After looking this data I think there are two different situations in which we get multiple downloads but he don't want to store all of them. One of this is when the header range is present, which means that the download is resumed by the browser (or downloads manager). The other is when the user (accidentally) click on the download button 2 times. And this two cases could be combined (e.g filter by user_id:7169723)

As a solution I think we should ignore the downloads with the range header, but also I think we could keep a list of the last users that downloaded a sound and the session_id, so we don't store "accidental" downloads. In this way we would store downloads of users from different sessions.

ffont commented 6 years ago

I guess we could also disable the download button for some seconds to avoid the double click? Nevertheless, the data when filtering by user_id:7169723 is a bit weird because user seems to be always downloading the same sound (sound id 320117) and always two times in a row.

EDIT: this I understand now that are different request setting the range parameter. Still downloads appear to be doubled and I don't think everyone is doing double clicks (see comment below).

ffont commented 6 years ago

In fact looking closer at the data I see the log ALWAYS happens two times: screen shot 2017-12-04 at 10 17 25

Even with the range parameter, they are duplicated with the same range. This sounds like there is a problem with the logger or something we don't understand yet, does not look like double click issues...
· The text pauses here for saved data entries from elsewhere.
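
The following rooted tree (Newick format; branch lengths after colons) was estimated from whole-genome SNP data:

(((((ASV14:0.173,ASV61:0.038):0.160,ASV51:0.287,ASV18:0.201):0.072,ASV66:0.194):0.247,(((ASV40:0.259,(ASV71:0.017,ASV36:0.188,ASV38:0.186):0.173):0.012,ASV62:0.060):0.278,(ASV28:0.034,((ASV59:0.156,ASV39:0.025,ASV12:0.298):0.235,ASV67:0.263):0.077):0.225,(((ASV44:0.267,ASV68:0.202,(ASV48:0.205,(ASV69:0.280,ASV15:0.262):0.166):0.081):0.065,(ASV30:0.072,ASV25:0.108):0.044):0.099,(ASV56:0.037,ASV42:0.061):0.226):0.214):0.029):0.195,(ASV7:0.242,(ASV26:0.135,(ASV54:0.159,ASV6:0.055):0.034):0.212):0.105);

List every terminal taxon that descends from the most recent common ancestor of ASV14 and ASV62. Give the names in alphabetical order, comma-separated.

ASV12, ASV14, ASV15, ASV18, ASV25, ASV28, ASV30, ASV36, ASV38, ASV39, ASV40, ASV42, ASV44, ASV48, ASV51, ASV56, ASV59, ASV61, ASV62, ASV66, ASV67, ASV68, ASV69, ASV71

Tracing ASV14: it sits inside (ASV14,ASV61).
Tracing ASV62: it sits inside ((ASV40,(ASV71,ASV36,ASV38)),ASV62).
The smallest clade enclosing both is ((((ASV14,ASV61),ASV51,ASV18),ASV66),(((ASV40,(ASV71,ASV36,ASV38)),ASV62),(ASV28,((ASV59,ASV39,ASV12),ASV67)),(((ASV44,ASV68,(ASV48,(ASV69,ASV15))),(ASV30,ASV25)),(ASV56,ASV42)))); the answer is its 24 terminal taxa in alphabetical order.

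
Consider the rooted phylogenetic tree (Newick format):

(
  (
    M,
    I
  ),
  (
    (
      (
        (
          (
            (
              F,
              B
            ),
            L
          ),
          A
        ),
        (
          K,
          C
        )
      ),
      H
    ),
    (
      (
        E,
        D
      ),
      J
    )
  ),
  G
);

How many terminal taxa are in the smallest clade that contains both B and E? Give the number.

10

The MRCA of B and E is the node subtending ((((((F,B),L),A),(K,C)),H),((E,D),J)).
That clade contains 10 terminal taxa: A, B, C, D, E, F, H, J, K, L.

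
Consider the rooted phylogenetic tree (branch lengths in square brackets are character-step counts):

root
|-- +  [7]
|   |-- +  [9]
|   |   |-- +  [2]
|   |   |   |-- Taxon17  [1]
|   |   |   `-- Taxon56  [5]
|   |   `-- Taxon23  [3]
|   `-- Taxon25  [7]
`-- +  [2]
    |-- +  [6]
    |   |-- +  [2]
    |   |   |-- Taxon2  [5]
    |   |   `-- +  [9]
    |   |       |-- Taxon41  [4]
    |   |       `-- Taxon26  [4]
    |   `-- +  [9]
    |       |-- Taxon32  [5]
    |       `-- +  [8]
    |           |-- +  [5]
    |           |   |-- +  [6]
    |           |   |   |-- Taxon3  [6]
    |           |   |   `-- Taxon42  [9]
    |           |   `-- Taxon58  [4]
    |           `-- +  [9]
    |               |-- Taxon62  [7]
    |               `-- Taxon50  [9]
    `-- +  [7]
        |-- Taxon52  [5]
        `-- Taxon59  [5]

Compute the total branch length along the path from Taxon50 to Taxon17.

62

The path runs Taxon50 → … → MRCA → … → Taxon17; the MRCA is the root of the tree.
Branch lengths along that path: 9 + 9 + 8 + 9 + 6 + 2 + 7 + 9 + 2 + 1 = 62.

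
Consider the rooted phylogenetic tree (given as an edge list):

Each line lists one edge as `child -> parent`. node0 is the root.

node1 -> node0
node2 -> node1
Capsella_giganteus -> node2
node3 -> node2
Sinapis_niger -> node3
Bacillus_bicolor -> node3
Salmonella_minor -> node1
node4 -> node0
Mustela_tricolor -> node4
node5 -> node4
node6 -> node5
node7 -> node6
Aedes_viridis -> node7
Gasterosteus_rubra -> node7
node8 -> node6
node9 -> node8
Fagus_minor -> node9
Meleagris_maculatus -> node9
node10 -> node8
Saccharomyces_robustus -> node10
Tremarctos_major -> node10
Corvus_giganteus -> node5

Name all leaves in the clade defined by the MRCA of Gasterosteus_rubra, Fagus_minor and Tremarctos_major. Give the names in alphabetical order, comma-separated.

Aedes_viridis, Fagus_minor, Gasterosteus_rubra, Meleagris_maculatus, Saccharomyces_robustus, Tremarctos_major

Tracing Gasterosteus_rubra: it sits inside (Aedes_viridis,Gasterosteus_rubra).
Tracing Fagus_minor: it sits inside (Fagus_minor,Meleagris_maculatus).
Tracing Tremarctos_major: it sits inside (Saccharomyces_robustus,Tremarctos_major).
The smallest clade enclosing all 3 is ((Aedes_viridis,Gasterosteus_rubra),((Fagus_minor,Meleagris_maculatus),(Saccharomyces_robustus,Tremarctos_major))); the answer is its 6 terminal taxa in alphabetical order.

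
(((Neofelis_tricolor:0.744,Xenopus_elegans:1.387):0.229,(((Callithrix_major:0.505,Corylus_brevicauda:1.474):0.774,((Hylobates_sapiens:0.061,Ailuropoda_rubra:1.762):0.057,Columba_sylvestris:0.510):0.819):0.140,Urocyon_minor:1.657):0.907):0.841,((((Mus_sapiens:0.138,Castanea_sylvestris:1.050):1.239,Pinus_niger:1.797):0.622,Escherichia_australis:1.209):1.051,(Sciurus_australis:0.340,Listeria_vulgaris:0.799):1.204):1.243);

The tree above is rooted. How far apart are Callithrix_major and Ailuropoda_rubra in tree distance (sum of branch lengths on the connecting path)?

The path runs Callithrix_major → … → MRCA → … → Ailuropoda_rubra; the MRCA is the node subtending ((Callithrix_major,Corylus_brevicauda),((Hylobates_sapiens,Ailuropoda_rubra),Columba_sylvestris)).
Branch lengths along that path: 0.505 + 0.774 + 0.819 + 0.057 + 1.762 = 3.917.

3.917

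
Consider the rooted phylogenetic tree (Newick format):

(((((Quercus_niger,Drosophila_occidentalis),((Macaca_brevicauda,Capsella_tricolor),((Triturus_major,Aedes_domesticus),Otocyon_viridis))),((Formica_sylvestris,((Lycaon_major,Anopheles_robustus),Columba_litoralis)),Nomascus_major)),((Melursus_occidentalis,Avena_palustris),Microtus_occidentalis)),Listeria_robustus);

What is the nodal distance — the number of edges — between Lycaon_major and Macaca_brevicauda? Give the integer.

The MRCA of Lycaon_major and Macaca_brevicauda is the node subtending (((Quercus_niger,Drosophila_occidentalis),((Macaca_brevicauda,Capsella_tricolor),((Triturus_major,Aedes_domesticus),Otocyon_viridis))),((Formica_sylvestris,((Lycaon_major,Anopheles_robustus),Columba_litoralis)),Nomascus_major)).
From Lycaon_major up to that node: 5 branches. From Macaca_brevicauda up to the same node: 4 branches. Total: 5 + 4 = 9.

9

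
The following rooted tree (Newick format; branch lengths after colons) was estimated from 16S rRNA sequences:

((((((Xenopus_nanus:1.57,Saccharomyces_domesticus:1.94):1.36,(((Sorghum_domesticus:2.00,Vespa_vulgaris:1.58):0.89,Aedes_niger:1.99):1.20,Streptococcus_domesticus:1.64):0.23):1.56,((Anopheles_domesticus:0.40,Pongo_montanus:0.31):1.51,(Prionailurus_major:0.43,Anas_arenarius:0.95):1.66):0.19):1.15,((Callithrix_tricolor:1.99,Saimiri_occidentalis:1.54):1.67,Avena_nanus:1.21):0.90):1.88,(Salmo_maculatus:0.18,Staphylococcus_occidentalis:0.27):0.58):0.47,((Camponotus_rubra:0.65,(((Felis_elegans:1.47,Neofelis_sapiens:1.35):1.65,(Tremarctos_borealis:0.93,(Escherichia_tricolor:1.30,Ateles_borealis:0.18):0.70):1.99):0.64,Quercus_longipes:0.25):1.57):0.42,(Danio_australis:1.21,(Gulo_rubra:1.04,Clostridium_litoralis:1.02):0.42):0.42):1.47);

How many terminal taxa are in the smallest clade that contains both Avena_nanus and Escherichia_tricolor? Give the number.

25

The MRCA of Avena_nanus and Escherichia_tricolor is the root, so the clade is the entire tree.
That clade contains 25 terminal taxa: Aedes_niger, Anas_arenarius, Anopheles_domesticus, Ateles_borealis, Avena_nanus, Callithrix_tricolor, Camponotus_rubra, Clostridium_litoralis, Danio_australis, Escherichia_tricolor, Felis_elegans, Gulo_rubra, Neofelis_sapiens, Pongo_montanus, Prionailurus_major, Quercus_longipes, Saccharomyces_domesticus, Saimiri_occidentalis, Salmo_maculatus, Sorghum_domesticus, Staphylococcus_occidentalis, Streptococcus_domesticus, Tremarctos_borealis, Vespa_vulgaris, Xenopus_nanus.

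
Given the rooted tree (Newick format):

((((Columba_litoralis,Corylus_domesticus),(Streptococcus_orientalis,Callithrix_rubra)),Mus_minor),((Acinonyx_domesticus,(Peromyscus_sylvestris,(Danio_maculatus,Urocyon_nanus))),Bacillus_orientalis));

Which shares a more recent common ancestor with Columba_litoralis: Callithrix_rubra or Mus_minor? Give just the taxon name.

Callithrix_rubra

The MRCA of Columba_litoralis and Callithrix_rubra subtends ((Columba_litoralis,Corylus_domesticus),(Streptococcus_orientalis,Callithrix_rubra)) (4 taxa).
The MRCA of Columba_litoralis and Mus_minor subtends (((Columba_litoralis,Corylus_domesticus),(Streptococcus_orientalis,Callithrix_rubra)),Mus_minor) (5 taxa).
The first is nested inside the second, so Columba_litoralis shares a more recent common ancestor with Callithrix_rubra.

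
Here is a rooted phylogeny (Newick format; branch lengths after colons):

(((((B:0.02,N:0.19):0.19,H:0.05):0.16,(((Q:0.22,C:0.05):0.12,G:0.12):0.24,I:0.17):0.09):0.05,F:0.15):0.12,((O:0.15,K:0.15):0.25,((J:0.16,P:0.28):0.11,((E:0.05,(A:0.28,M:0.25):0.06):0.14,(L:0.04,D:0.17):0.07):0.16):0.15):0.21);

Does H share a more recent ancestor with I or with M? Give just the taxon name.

I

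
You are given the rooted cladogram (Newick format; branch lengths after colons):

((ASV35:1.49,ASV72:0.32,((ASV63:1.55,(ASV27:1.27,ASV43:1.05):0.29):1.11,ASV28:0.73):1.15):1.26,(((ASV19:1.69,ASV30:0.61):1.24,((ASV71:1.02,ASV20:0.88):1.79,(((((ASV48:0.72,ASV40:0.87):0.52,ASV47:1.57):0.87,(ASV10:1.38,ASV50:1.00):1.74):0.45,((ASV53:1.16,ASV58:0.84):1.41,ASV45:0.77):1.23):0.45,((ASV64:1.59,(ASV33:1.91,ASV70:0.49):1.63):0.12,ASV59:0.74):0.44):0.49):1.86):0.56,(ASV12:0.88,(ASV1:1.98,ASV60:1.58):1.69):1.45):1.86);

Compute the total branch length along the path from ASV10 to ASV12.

9.26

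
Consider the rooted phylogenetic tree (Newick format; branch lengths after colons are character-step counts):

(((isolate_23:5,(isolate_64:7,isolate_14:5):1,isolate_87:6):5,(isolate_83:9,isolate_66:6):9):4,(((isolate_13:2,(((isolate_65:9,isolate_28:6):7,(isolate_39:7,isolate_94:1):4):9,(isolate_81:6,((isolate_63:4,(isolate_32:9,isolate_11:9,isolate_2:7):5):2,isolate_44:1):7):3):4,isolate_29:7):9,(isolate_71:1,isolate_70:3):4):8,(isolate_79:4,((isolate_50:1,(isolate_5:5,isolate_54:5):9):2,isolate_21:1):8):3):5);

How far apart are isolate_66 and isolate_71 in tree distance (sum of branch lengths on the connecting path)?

The path runs isolate_66 → … → MRCA → … → isolate_71; the MRCA is the root of the tree.
Branch lengths along that path: 6 + 9 + 4 + 5 + 8 + 4 + 1 = 37.

37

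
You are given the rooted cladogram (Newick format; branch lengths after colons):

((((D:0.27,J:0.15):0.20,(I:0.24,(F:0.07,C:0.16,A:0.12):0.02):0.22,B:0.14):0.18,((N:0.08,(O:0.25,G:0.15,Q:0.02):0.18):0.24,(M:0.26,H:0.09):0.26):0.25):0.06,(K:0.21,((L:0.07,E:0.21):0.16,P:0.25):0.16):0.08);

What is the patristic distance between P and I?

1.19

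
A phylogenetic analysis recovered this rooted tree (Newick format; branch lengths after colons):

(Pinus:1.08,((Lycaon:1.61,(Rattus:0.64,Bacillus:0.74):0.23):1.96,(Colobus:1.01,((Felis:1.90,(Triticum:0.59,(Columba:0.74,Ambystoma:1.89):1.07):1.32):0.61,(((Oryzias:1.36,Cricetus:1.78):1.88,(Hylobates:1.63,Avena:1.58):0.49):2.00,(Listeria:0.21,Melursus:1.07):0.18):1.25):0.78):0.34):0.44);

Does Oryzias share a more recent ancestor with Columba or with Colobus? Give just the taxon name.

The MRCA of Oryzias and Columba subtends ((Felis,(Triticum,(Columba,Ambystoma))),(((Oryzias,Cricetus),(Hylobates,Avena)),(Listeria,Melursus))) (10 taxa).
The MRCA of Oryzias and Colobus subtends (Colobus,((Felis,(Triticum,(Columba,Ambystoma))),(((Oryzias,Cricetus),(Hylobates,Avena)),(Listeria,Melursus)))) (11 taxa).
The first is nested inside the second, so Oryzias shares a more recent common ancestor with Columba.

Columba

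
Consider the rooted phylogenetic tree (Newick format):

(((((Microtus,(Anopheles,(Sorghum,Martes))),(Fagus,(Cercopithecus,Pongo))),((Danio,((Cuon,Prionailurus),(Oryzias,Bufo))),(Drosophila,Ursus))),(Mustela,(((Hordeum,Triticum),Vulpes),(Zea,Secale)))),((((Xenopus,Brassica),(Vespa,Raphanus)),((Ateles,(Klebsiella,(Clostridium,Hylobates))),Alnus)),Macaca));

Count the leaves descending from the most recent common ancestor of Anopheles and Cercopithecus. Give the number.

7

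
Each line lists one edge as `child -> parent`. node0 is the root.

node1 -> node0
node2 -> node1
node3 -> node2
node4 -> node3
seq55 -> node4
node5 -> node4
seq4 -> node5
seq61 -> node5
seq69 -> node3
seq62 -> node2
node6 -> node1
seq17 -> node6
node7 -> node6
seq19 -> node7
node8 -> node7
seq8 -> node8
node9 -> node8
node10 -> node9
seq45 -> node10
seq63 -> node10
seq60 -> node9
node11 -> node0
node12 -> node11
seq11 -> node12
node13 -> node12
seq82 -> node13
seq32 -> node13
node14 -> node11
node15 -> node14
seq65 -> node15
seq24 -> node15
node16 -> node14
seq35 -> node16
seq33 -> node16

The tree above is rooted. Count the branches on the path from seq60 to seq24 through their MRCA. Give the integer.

The MRCA of seq60 and seq24 is the root of the tree.
From seq60 up to that node: 6 branches. From seq24 up to the same node: 4 branches. Total: 6 + 4 = 10.

10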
alastair commented 6 years ago

We're not logging the http method - I wonder if the first one is OPTIONS, or something. Does this get passed to django too? Perhaps we could add this to the logging (this is why I wanted to add all of request) and check this as well.

The other possibility is that the double logs are happening because the logging system emits each log event twice, and the browser doesn't actually send 2 requests.

andrebola commented 6 years ago

We are logging the http method, they are all https.

I'm not sure why we see messages twice but note that they have always the same message id. So It's not creating multiple logs for the same event.

This is an example of two "repeated" messages: https://logserver.mtg.upf.edu/graylog/messages/downloads_0/b8c68541-d682-11e7-bd62-0242ac140004 https://logserver.mtg.upf.edu/graylog/messages/graylog_169/b8c68541-d682-11e7-bd62-0242ac140004 the only difference seems to be the index

ffont commented 6 years ago

Cool so I think now it is all quite clear:

I think what we should do is:

andrebola commented 6 years ago

Probably I did something wrong with the index. What I did was to create the index on System -> Indices. Then I created the stream and I set the Index to be the one I created.

ffont commented 6 years ago

Maybe there is an option to delete from original or something. Anyway, if this is too complex, we can just send to normal index.

andrebola commented 6 years ago

There is an option which was disabled : "Remove matches from 'All messages' stream" But if I change this it will not have effect on the old messages. So we should try again.

ffont commented 6 years ago

Check this box and for the next time we log it will be fine.

andrebola commented 6 years ago

I think that if range=0 it also has a previous log without range, see the case of user_id:8056289 AND sound_id:52293

ffont commented 6 years ago

I think that if range=0 it also has a previous log without range, see the case of user_id:8056289 AND sound_id:52293

That seems to be right, not sure if it depends on the client though.

alastair commented 6 years ago

We are logging the http method, they are all https.

By method I mean GET/HEAD/OPTIONS/POST, etc.

I think that if range=0 it also has a previous log without range,

https://developer.mozilla.org/en-US/docs/Web/HTTP/Range_requests suggests that the first request may be a HEAD. We should add logging for the http method to confirm this, however I agree with @ffont that we're not sure if it's standardised that browsers first do a HEAD to get the size and then send a GET, or if they can immediately do a GET with a range header.

andrebola commented 6 years ago

After looking the new logs, it's clear that we need to store the downloads when the range header is not present. Sometimes there are still multiple entries for the same user and sound, probably because the user downloaded the sound many times in a few seconds and we want to prevent of creating multiple Downloads entries in this case as well. For doing this we should store the Download items in the last hour or so, then check if it's there before creating the entries in the database.

For storing temporal data we thought about using redis or memcache, if we dicide to use redis then we should switch also for the django cache.

alastair commented 6 years ago

If we use redis we need to work out how to make it work with multiple appservers - can we configure two redis servers that keep each other up-to-date, or is it better to have a single "redis server" that everything connects to?

ffont commented 6 years ago

I'd just use memcache. The worst thing can happen if memcache fails is that we store some duplicated download entries in case of double-clicks and things like that.